• Susan Bradley-Smith
​Frances Towers and Dorothy Whipple were once well-regarded English novelists, whose work is now relatively obscure. These poems are from a series towards exploring the forgotten lives of women writers, pondering the dilemmas of devoting oneself to living a literary life. They are written in the voice of a fictional character, Booker Makepeace, protagonist in the verse novel The Postcult Life, who is appearing here in the sequel-in-progress as a woman who has 'bolted', having abandoned her children to pursue love and a life of letters.

 

 

Was that lady your mother, dear?

 

after Frances Towers, 1885-1948

 

Her sentences invented copper—What consolation has algebra ever been to a broken heart?—but who wouldn't say such things if you’d worked in the Bank of England and later as  the beloved ‘Miss Fay’, teacher of English and History in a school in Harrow where your sister was Headmistress, on the back of being born in Calcutta, the eldest if five children, to a father who was a British Government telegraph engineer? Apparently—the children prove this—there was a mother. Perhaps she was at Fay’s side when she died suddenly, sharply, of pneumonia that New Year’s Day, lonely as a crossed-off calendar. Oh, she’d written stories and articles and entered literary competitions and travelled passionately to mountains and galleries and developed a taste for the Gothic but her book—her beautiful book—was published the year after her death. Useless as spent semen. (Read all her stories at once, mind, at you might feel like you’ve overdosed on soft-centred chocolates.) As proud as Lucifer and as detached as a fish, perhaps from heaven she found a crueller way of being the kind Literary Daughter, of eschewing boorish heroes, booing Jane Eyre. After all, more Hours spent with pencil and paper…might have led to inquiries in this Kingdom of Minor Classics. Of all kinds, with darker knowledges. If, for example, her mother had not been the daughter of an officer in the Indian Army, her brother killed by a tiger, the family finances not so tight, if they had all not been so blown about the street in cool, dusty London, then—still, though departing without a will, her death certificate read ‘Authoress’. Grief is spelt with the ink of spilt milk.

 

 

 

Calm, calm intelligence

 

after Dorothy Whipple, 1893-1966

 

Your final novel broke my heart: ‘A very good novel indeed about the fragility and also the tenacity of love’ wrote the Spectator in 1953. It was then spectacularly ignored for fifty years.
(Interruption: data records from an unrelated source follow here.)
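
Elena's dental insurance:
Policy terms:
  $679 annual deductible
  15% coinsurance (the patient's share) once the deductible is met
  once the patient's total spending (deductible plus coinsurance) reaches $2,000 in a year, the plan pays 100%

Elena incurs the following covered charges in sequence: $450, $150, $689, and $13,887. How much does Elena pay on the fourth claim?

$1,229.50

Claim 1 ($450): entire amount goes to the deductible. Cost to patient: $450. OOP to date $450.
Claim 2 ($150): fully absorbed by the deductible. Cost to patient: $150. OOP to date $600.
Claim 3 ($689): deductible takes $79, $610 remains; patient's 15% is $91.50. Patient owes $170.50 (running OOP $770.50).
Claim 4 ($13,887): 15% coinsurance on $13,887 = $2,083.05. That would push OOP to $2,853.55, over the $2,000 cap, so patient pays $2,000 − $770.50 = $1,229.50.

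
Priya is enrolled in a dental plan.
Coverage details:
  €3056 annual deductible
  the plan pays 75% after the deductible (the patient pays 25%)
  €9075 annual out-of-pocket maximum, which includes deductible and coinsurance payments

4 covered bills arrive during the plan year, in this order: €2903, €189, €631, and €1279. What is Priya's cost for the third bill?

Bill 1, €2903: all of it applies to the deductible. Patient owes €2903 (running OOP €2903).
Bill 2, €189: €153 finishes the deductible; €36 goes to coinsurance; patient's 25% is €9. Patient pays €162; OOP now €3065.
Bill 3, €631: 25% coinsurance on €631 = €157.75. Cost to patient: €157.75. OOP to date €3222.75.

€157.75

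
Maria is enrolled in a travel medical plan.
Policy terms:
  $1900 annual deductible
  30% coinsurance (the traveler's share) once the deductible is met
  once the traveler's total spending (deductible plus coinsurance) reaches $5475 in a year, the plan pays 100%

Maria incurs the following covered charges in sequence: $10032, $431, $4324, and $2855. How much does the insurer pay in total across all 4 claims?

$12167

#1 ($10032): $1900 to deductible, leaving $8132; coinsurance $8132 × 30% = $2439.60. Cost to traveler: $4339.60. OOP to date $4339.60. Plan pays $10032 − $4339.60 = $5692.40.
#2 ($431): deductible already satisfied, so traveler's share is 30% × $431 = $129.30. Traveler owes $129.30 (running OOP $4468.90). Plan pays $431 − $129.30 = $301.70.
#3 ($4324): 30% coinsurance on $4324 = $1297.20. OOP would hit $5766.10 > $5475, so the cap limits the traveler to $5475 − $4468.90 = $1006.10. Insurer: $4324 − $1006.10 = $3317.90.
#4 ($2855): deductible met; 30% of $2855 = $856.50. That would push OOP to $6331.50, over the $5475 cap, so traveler pays $5475 − $5475 = $0. Insurer: $2855 − $0 = $2855.
Insurer total = bills − traveler's total = $17642 − $5475 = $12167.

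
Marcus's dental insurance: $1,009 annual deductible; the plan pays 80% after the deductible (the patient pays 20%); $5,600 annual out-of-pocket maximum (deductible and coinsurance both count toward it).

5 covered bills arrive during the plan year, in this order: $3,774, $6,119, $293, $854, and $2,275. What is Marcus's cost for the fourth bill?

Bill 1, $3,774: $1,009 finishes the deductible; $2,765 goes to coinsurance; patient's 20% is $553. Patient pays $1,562; OOP now $1,562.
Bill 2, $6,119: deductible already satisfied, so patient's share is 20% × $6,119 = $1,223.80. Patient pays $1,223.80; OOP now $2,785.80.
Bill 3, $293: 20% coinsurance on $293 = $58.60. Cost to patient: $58.60. OOP to date $2,844.40.
Bill 4, $854: deductible met; 20% of $854 = $170.80. Cost to patient: $170.80. OOP to date $3,015.20.

$170.80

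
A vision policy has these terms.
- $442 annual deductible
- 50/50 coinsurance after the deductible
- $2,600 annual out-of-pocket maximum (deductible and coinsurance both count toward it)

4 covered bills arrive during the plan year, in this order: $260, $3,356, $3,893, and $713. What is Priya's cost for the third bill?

$571

Bill 1, $260: entire amount goes to the deductible. Cost to member: $260. OOP to date $260.
Bill 2, $3,356: $182 to deductible, leaving $3,174; coinsurance $3,174 × 50% = $1,587. Member pays $1,769; OOP now $2,029.
Bill 3, $3,893: deductible met; 50% of $3,893 = $1,946.50. OOP would hit $3,975.50 > $2,600, so the cap limits the member to $2,600 − $2,029 = $571.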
I love the way you wrote ‘fairly ordinary’ tales about the destruction of a happy marriages, yet they are not—ordinary: each tragedy wears unique (if mass produced) shoes (it is the wearer, and her own ankles, that make such claims), and each demise of love makes for compulsive reading. I like your characters, they are what I have always (unfashionably) wanted to be: that strange creature, a happy housewife. Still, disaster will strike, and it is often spelt ‘MAN’ and reads something like ‘Husband, in a moment of weak, mid-life vanity, runs off with a French girl’. Dorothy, you superb stylist, you of the calm intelligence and the preoccupations of a Midlander: you entrance me with your simple prose and spot-on psychology. ‘We have all delighted in this unjustly forgotten novel; it is well written and compelling.’ Some were made into films. You were married a long, long time. You died. Did you also make jam?